Wahrscheinlich willst Du beim keychain-Aufruf im Profile noch so Optionen wie --noask --quick (anstelle des Arguments ~/.ssh/id_dsa) benutzen. Du musst dann nur irgendwann einmal das obige keychain-Kommando (oder ssh-add) aufrufen, um den Schlüssel einmalig (pro Computerstart) einzugeben. Dass Du den Schlüssel einmal irgendwo eingeben musst, sollte klar sein.

Edit: Passwortlose Anmeldung bei ssh ist wohl das Schlechtestmögliche. Wenn, dann mach Dir wenigstens einen id_dsa-Schlüssel ohne Passwort, aber auch das ist sicherheitsmäßig schon ein GAU.

----------

## Jimini

 *mv wrote:*   

> Edit: Passwortlose Anmeldung bei ssh ist wohl das Schlechtestmögliche. Wenn, dann mach Dir wenigstens einen id_dsa-Schlüssel ohne Passwort, aber auch das ist sicherheitsmäßig schon ein GAU.

 

Sorry, genau das meinte ich - die Anmeldung erfolgt über einen Public Key ohne Passwort. Allerdings kommen noch 2 Dinge hinzu:

- der Fileserver ist nur aus dem LAN erreichbar

- das Einloggen als der User des Routers, von dem aus die SSH-Verbindung vom Router zum Fileserver aufgebaut wird, ist via SSH nicht möglich. De facto muss man also root-Zugriff haben, um die Verbindung aufbauen zu können, und root-Zugang via SSH ist natürlich ebenfalls nicht möglich

Damit sollte das ganze doch halbwegs sicher sein, oder?

MfG Jimini

----------

## mv

Es kommt darauf an, wie oft Du diesen Zugriff machst: Wenn Du ohnehin bei jedem Einschalten des Rechners als erstes das Passwort für den Public Key eingibst, ist das Vorgehen ziemlich egal. Wenn Du das aber nur relativ selten machst, kann Dein Fileserver bei Benutzung von keychain nur dann über diesen Key kompromitiert werden, wenn zufällig Dein Router genau zu dem Zeitpunkt angegriffen wird (oder ein Troyaner läuft), zu dem Du den Key eingibst - und beim nächsten Start ist die Gelegenheit schon wieder vorüber.

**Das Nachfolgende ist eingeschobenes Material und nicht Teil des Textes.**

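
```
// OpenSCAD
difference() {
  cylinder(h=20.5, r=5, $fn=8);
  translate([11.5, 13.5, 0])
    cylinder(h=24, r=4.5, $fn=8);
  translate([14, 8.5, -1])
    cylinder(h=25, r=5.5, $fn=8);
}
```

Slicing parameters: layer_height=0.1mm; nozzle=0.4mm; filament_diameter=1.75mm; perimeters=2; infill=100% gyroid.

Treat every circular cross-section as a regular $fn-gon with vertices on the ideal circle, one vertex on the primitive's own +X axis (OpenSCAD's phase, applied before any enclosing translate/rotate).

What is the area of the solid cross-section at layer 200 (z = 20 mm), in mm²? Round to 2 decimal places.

At z = 20 mm: the r=5 cylinder contributes a regular 8-gon of circumradius 5 (area = (8/2)·5.000²·sin(360°/8) = 70.71 mm²); the cylinder at (11.5, 13.5): section is a regular 8-gon, circumradius r=4.5 (area = (8/2)·4.500²·sin(360°/8) = 57.28 mm²); the r=5.5 cylinder at (14, 8.5) contributes a regular 8-gon of circumradius 5.5 (area = (8/2)·5.500²·sin(360°/8) = 85.56 mm²); Taking the first minus the rest: starting from the r=5 cylinder (70.71 mm²), the r=4.5 cylinder at (11.5, 13.5) misses the remaining region (no effect); the r=5.5 cylinder at (14, 8.5) misses the remaining region (no effect) — area = 70.71 mm². Overall, the cross-section is a single solid region. Net area = 70.71 mm².

70.71 mm²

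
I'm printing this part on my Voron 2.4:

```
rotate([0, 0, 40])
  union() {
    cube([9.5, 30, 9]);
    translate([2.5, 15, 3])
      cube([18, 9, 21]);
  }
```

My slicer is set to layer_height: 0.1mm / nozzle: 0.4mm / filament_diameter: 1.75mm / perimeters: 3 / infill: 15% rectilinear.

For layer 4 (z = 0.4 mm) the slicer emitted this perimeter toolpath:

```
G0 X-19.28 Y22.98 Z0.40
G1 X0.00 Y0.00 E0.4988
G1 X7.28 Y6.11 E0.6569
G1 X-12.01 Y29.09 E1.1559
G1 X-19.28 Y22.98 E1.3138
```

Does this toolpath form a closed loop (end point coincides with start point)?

yes

Start point (G0): (-19.28, 22.98). End point (last G1): the path returns to the start — closed.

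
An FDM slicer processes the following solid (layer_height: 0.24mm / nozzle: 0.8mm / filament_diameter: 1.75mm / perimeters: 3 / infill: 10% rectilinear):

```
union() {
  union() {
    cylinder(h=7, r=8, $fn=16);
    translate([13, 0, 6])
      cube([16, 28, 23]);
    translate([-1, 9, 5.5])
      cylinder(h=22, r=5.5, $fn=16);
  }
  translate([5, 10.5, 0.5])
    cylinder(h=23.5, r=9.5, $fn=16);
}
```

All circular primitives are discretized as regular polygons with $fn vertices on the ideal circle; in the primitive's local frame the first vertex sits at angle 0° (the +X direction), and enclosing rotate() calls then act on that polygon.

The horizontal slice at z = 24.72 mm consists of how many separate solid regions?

2

At z = 24.72 mm: the cylinder is not intersected at this z (z outside [0, 7]); the cube at (13, 0) (footprint 16×28) is included at this height; the r=5.5 cylinder at (-1, 9) gives a regular 16-gon of circumradius 5.5 (constant along its height); Taking the union: the 2 present regions are separate (no shared area or edge), so areas and boundary lengths simply add and each stays a separate island — 2 connected regions; the cylinder at (5, 10.5) is absent (z outside [0.5, 24]); Combining (union): only the result so far is present, so the union is just that shape — 2 connected regions. The result has 2 disconnected regions.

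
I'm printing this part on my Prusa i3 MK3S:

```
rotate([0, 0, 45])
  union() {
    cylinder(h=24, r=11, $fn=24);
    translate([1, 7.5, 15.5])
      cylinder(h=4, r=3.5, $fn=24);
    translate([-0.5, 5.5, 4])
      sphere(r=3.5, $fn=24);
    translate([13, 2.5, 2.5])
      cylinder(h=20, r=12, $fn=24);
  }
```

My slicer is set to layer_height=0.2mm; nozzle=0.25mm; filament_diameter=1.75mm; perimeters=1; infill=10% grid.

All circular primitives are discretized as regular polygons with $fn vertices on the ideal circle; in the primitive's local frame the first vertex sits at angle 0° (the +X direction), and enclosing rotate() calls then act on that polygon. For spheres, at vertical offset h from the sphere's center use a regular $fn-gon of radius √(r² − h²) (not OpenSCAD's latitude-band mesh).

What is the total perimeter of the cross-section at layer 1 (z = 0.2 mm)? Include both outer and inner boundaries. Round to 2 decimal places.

At z = 0.2 mm: the r=11 cylinder gives a regular 24-gon of circumradius 11 (constant along its height) (perimeter = 2·24·11.000·sin(180°/24) = 68.92 mm); the cylinder at (1, 7.5) is absent (z outside [15.5, 19.5]); the sphere at (-0.5, 5.5) is not intersected at this z (|z−center|=3.800 > r=3.5); the cylinder at (13, 2.5) is absent (z outside [2.5, 22.5]); Taking the union: only the r=11 cylinder is present, so the union is just that shape — boundary = 68.92 mm; (rotated 45° about Z; rotation is an isometry so areas/perimeters/island counts are preserved). Overall, the cross-section is a single solid region. Total boundary length (outer) = 68.92 mm.

68.92 mm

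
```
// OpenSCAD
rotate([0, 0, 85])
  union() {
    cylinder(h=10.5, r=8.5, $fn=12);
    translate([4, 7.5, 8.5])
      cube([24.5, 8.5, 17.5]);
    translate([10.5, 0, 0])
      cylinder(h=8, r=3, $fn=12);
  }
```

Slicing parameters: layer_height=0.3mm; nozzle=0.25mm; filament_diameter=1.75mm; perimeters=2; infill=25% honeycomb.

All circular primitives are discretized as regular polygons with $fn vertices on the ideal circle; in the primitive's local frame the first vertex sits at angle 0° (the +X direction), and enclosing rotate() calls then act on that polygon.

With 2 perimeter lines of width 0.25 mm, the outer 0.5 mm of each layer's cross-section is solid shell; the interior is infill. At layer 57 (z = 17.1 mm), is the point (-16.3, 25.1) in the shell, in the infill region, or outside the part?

outside

At z = 17.1 mm: the cylinder is absent (z outside [0, 10.5]); the cube at (4, 7.5) (footprint 24.5×8.5) is included at this height; the cylinder at (10.5, 0) is not intersected at this z (z outside [0, 8]); Merging all regions: only the 24.5×8.5 cube at (4, 7.5) is present, so the union is just that shape — 1 connected region; (whole slice rotated 85° about Z — lengths, areas and connectivity unchanged). Overall, the cross-section is a single solid region. Undo the 85° rotation: the query point maps to (23.584, 18.426) in the un-rotated model frame. The nearest boundary edge runs (28.50, 16.00)→(4.00, 16.00); distance from the point to it = 2.43 mm. The point is not inside any of the regions above, so it lies outside the cross-section (2.43 mm from the nearest boundary).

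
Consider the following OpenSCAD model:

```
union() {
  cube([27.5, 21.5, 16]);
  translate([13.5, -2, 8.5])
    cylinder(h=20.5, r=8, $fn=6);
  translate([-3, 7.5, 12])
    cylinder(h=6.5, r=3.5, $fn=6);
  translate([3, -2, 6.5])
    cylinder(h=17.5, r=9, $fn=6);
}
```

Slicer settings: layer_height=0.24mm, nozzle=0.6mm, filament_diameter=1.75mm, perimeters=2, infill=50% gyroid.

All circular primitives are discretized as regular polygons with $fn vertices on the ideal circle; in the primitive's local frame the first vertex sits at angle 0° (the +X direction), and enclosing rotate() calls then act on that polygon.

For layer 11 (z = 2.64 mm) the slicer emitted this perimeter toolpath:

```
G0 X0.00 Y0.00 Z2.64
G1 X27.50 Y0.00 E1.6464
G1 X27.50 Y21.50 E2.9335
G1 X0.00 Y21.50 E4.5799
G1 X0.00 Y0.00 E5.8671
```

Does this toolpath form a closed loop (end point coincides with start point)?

yes

Start point (G0): (0.00, 0.00). End point (last G1): the path returns to the start — closed.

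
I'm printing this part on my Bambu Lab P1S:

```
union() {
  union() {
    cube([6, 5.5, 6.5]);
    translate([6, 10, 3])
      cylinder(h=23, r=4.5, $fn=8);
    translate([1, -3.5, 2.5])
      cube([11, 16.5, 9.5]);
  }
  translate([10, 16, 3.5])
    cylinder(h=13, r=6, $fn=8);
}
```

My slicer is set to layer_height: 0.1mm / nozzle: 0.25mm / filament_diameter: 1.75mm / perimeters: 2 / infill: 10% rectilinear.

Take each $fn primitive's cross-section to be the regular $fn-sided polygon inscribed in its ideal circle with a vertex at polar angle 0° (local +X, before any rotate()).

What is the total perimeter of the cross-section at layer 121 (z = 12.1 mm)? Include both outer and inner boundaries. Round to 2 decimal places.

At z = 12.1 mm: the cube does not reach this height (z outside [0, 6.5]); the cylinder at (6, 10): section is a regular 8-gon, circumradius r=4.5 (perimeter = 2·8·4.500·sin(180°/8) = 27.55 mm); the cube at (1, -3.5) is absent (z outside [2.5, 12]); Taking the union: only the r=4.5 cylinder at (6, 10) is present, so the union is just that shape — boundary = 27.55 mm; the r=6 cylinder at (10, 16) gives a regular 8-gon of circumradius 6 (constant along its height) (perimeter = 2·8·6.000·sin(180°/8) = 36.74 mm); Merging all regions: the regions partially overlap (shared area 12.86 mm²), so the edge portions inside another operand are dropped and the merged outline is re-measured after clipping — boundary = 48.82 mm. Overall, the cross-section is a single solid region. Total boundary length (outer) = 48.82 mm.

48.82 mm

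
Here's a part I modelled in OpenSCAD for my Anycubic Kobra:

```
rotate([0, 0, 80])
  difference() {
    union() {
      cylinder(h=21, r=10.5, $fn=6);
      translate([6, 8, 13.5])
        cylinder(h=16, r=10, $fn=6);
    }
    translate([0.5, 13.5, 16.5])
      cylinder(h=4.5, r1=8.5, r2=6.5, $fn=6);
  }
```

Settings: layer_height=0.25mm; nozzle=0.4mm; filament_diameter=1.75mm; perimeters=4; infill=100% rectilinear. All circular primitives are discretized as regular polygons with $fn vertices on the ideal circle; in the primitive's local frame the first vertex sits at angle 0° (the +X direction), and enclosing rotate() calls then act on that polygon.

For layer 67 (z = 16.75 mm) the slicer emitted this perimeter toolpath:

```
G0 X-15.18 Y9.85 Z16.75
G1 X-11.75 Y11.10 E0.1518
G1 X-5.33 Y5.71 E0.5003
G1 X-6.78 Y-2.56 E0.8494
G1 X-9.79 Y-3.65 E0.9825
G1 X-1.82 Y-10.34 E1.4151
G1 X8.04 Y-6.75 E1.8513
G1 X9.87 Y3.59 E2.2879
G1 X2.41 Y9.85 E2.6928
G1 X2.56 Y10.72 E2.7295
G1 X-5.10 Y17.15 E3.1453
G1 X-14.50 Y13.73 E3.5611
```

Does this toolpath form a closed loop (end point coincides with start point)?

Start point (G0): (-15.18, 9.85). End point (last G1): the path does not return to the start — open.

no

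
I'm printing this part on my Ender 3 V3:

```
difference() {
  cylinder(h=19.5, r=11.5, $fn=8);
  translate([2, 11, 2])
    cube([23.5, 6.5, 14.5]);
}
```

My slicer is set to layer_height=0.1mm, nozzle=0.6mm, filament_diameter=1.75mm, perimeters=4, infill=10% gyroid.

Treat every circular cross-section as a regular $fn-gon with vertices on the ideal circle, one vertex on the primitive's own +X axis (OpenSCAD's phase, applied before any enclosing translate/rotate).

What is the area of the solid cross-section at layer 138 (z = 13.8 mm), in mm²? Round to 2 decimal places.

At z = 13.8 mm: the r=11.5 cylinder contributes a regular 8-gon of circumradius 11.5 (area = (8/2)·11.500²·sin(360°/8) = 374.06 mm²); the 23.5×6.5 cube at (2, 11) contributes its full rectangle (area 152.75 mm²); Subtracting the remaining from the first: starting from the r=11.5 cylinder (374.06 mm²), the 23.5×6.5 cube at (2, 11) misses the remaining region (no effect) — area = 374.06 mm². Overall, the cross-section is a single solid region. Net area = 374.06 mm².

374.06 mm²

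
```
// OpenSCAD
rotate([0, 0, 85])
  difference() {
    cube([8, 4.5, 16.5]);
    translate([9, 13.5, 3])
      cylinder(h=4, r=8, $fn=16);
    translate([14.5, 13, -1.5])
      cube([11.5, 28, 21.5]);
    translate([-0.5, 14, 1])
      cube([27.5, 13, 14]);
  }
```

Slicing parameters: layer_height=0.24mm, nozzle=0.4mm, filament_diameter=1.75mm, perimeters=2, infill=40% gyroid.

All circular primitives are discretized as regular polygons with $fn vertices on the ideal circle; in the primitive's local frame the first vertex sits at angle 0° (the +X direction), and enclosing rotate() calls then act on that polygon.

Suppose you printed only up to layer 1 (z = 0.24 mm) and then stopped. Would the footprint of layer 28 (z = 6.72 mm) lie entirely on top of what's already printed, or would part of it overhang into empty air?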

Klar, wenn Du sicher bist, dass Dein Router nie und nimmer übernommen werden kann, ist es wurst.

Aber über Aussagen wie "nur von LAN aus erreichbar" musst Du vorsichtg sein: Es gibt IP-Spoofing, MAC-Spoofing, Ausnutzen von Overflows von Tabellen von IP's oder MACs, ...

----------

## Jimini

Die beiden Kisten laufen bei mir 24/7, das Script läuft bei mir exakt einmal pro Tag. So wie ich dich verstehe, wäre ein fremder Zugriff auf den Fileserver nur zu exakt diesem Zeitpunkt möglich - von Trojanern mal abgesehen, korrekt? Dass der Router übernommen wird, kann ich natürlich nicht absolut ausschließen ;)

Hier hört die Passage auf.